Whilst this dilemma had, to a degree, been addressed through the modern inclusion of "anti-Bartlett" and similar provisions in trust instruments, it was thought that enshrining the solution in statute would bring greater certainty and comfort such that these wishes of potential settlors could be met without potential trustees being reluctant to take on the trusteeship.
The essence of how the dilemma is solved is that what would otherwise be:
- the trustee's obligation to oversee the underlying company and, where necessary, to intervene in its management can be entirely negated or partially limited;
- the trustee's powers, as shareholder, in relation to voting the "designated shares" and appointment and removal of directors through voting the shares can be limited and defined in what are known as "office of director rules";
- the trustee's obligation to consider, for example, selling the designated shares and investing in less risky assets can be removed by an obligation to retain the shares indefinitely or only to dispose of them with the consent of the directors of the company or other persons named; and
- any vested beneficiaries' rights, under the rule in Saunders v Vautier (1841) 49 ER 282, to wind up the trust are dis-applied for twenty years.

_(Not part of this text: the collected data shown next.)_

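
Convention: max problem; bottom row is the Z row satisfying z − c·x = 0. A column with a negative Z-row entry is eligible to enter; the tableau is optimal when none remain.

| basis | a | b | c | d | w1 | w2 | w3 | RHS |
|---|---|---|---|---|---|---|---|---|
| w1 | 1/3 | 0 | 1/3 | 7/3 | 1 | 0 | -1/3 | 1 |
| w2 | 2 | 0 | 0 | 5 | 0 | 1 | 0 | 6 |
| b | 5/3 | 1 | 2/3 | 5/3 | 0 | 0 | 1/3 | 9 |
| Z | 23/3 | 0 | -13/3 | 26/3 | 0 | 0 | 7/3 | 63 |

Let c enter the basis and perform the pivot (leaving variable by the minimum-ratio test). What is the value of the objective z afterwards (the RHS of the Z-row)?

Ratio test on column c — row 1: 1/(1/3) = 3; row 2: entry 0 ≤ 0; row 3: 9/(2/3) = 27/2. Minimum is 3 at row 1 (w1 leaves); pivot element 1/3.
Pivot on row 1; the Z-row RHS becomes 63 − (-13/3)·3 = 76.

76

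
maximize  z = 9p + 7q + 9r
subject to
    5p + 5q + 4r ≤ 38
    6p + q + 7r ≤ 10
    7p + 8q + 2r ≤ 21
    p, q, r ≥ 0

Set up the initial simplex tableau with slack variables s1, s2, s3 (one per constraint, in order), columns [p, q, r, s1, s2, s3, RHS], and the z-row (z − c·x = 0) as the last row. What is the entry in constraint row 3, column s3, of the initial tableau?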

As might be imagined, the solution required various safeguards and other related specific statutory provisions:
- at least one of the trustees of a VISTA trust must be a BVI company licensed under the Banks and Trust Companies Act, or a BVI private trust company;
- VISTA does not apply to all BVI trusts, it must be specifically stated in the trust instrument to apply (however BVI trusts which were not originally VISTA trusts may be converted);
- VISTA applies to the designated shares in a BVI company (or companies) only (hence most VISTA trusts are structured so that all assets are held through an underlying BVI company);
- the trust deed may specify "permitted grounds for complaint" in which an "interested person, may require the trustee to intervene in the management of the company under an "intervention call";
- the interested persons, the directors and any person who should be a director of the underlying company have the power to apply to the court if the trustee breaches its duties or obligations under VISTA;
- where retention of the shares is no longer compatible with the wishes of the settlor, any interested person may apply to the court for permission for the shares to be sold or disposed of; and
- where it is necessary to ascertain the wishes of the settlor, there is an obligation to consult the settlor or, if this is impractical or the settlor is deceased, account must be taken of the settlor's communicated wishes or what those wishes would most likely have been.
In addition to all the usual good and valid reasons for establishing a trust, VISTA trusts have proven particularly useful for trusts to hold underlying companies where, for instance:
- the settlor has control over investments in an investment account held by the company;
- the underlying company holds family operating companies or other such potentially risky assets or assets which the settlor would not wish disposed of; and
- the VISTA trust is also structured as a BVI purpose trust and the underlying company is a BVI private trust company.